Munyawiri now boasts of having bought many cows and being able to send his children to school from the project.
His wife confessed that she was initially against the project.
“When baba started this project, I was against it because I did not know peaches and oranges for I only thought they could only be found from white farmers,” she said.
Lunch Katurura, the resident Agriculture and Rural Extension (Arex) officer, agreed that Munyawiri was a rare kind of farmer in his area.
“I became an Arex officer a few years back and Munyawiri had already grown these trees. Now I only assist him in buying correct chemicals for spraying them,” Katurura says.
According to Munyawiri, he planted the first crops on the August 21 1992, a date he still remembers with much freshness scribbled on his face.

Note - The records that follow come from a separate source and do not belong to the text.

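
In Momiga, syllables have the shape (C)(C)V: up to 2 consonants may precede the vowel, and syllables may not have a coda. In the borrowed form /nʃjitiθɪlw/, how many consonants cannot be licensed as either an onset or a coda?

The consonants /n/, /l/, /w/ cannot be parsed into a legal (C)(C)V syllable (no codas are permitted; onsets may contain at most 2 consonants).

3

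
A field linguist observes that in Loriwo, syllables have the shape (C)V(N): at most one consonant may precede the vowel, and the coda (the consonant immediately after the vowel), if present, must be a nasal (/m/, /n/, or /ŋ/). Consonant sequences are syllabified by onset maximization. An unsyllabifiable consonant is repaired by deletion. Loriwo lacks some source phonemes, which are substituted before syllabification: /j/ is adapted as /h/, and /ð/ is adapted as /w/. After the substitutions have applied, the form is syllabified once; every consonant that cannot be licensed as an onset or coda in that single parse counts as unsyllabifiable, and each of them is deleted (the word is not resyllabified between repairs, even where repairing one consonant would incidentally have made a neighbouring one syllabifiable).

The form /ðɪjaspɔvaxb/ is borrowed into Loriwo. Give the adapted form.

wɪhapɔva

Substitution: /ð/ → /w/, /j/ → /h/, giving /wɪhaspɔvaxb/.
Syllabifying with onset maximization leaves /s/, /x/, /b/ stranded (only a nasal (/m/, /n/, or /ŋ/) is licensed in coda position; onsets are limited to one consonant).
Deleting the stranded consonants removes /s/, /x/, /b/.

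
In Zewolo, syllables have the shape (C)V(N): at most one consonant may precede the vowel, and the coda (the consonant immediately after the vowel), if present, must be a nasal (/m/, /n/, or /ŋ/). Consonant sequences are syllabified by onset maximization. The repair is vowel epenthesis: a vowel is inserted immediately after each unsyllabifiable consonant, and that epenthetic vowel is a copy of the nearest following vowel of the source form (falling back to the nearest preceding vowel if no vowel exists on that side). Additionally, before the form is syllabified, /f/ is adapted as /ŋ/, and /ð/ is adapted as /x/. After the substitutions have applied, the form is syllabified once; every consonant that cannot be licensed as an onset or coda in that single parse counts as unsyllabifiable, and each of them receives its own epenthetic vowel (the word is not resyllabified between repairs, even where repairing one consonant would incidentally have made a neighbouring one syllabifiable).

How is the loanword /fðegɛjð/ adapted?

Substitution: /f/ → /ŋ/, /ð/ → /x/, giving /ŋxegɛjx/.
The consonants /ŋ/, /j/, /x/ cannot be parsed into a legal (C)V(N) syllable (only a nasal (/m/, /n/, or /ŋ/) is licensed in coda position; onsets are limited to one consonant).
Inserting the epenthetic vowel yields /ŋ/ → /ŋe/, /j/ → /jɛ/, /x/ → /xɛ/.

ŋexegɛjɛxɛ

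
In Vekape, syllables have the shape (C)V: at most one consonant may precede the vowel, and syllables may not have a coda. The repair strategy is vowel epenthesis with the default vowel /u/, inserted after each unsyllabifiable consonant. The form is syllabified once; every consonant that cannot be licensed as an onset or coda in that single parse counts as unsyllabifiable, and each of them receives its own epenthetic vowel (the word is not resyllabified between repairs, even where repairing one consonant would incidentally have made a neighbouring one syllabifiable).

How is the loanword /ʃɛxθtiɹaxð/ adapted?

ʃɛxuθutiɹaxuðu

The consonants /x/, /θ/, /x/, /ð/ cannot be parsed into a legal (C)V syllable (no codas are permitted; onsets are limited to one consonant).
Epenthesis after each stranded consonant: /x/ → /xu/, /θ/ → /θu/, /x/ → /xu/, /ð/ → /ðu/.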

His neighbour Admire Chikondo describes Munyawiri’s ideas as surprising.
“He was almost summoned to appear before a traditional chief accused of causing rain scarcity in the area. Most people are so traditional in this area that they accused him of farming crops which the spirits hated, causing rain scarcity and misfortunes in the area,” Chikondo reminisced.
He said people opposed to the project were largely driven by jealousy.
Chikondo said he was also now benefiting from his neighbours’ project.
In a jocular tone, Chikondo said even their diet has changed and most of his family members were now healthy from eating fruits.
Munyawiri is not only helping locals by providing tasteful fruits, but teaching the youths in the area how one can diversify their farming method.
Many youths in the area now regard Munyawiri as their role model.
“Being in a remote area cannot be a barrier for one not to excel in life,” Munyawiri says, encouraging youths to create their own employment by undertaking projects and not rush to look for employment in urban areas.
Munyawiri has vowed to put the area on the map and asked for well-wishers to assist in providing irrigation equipment for his dream is to expand the project.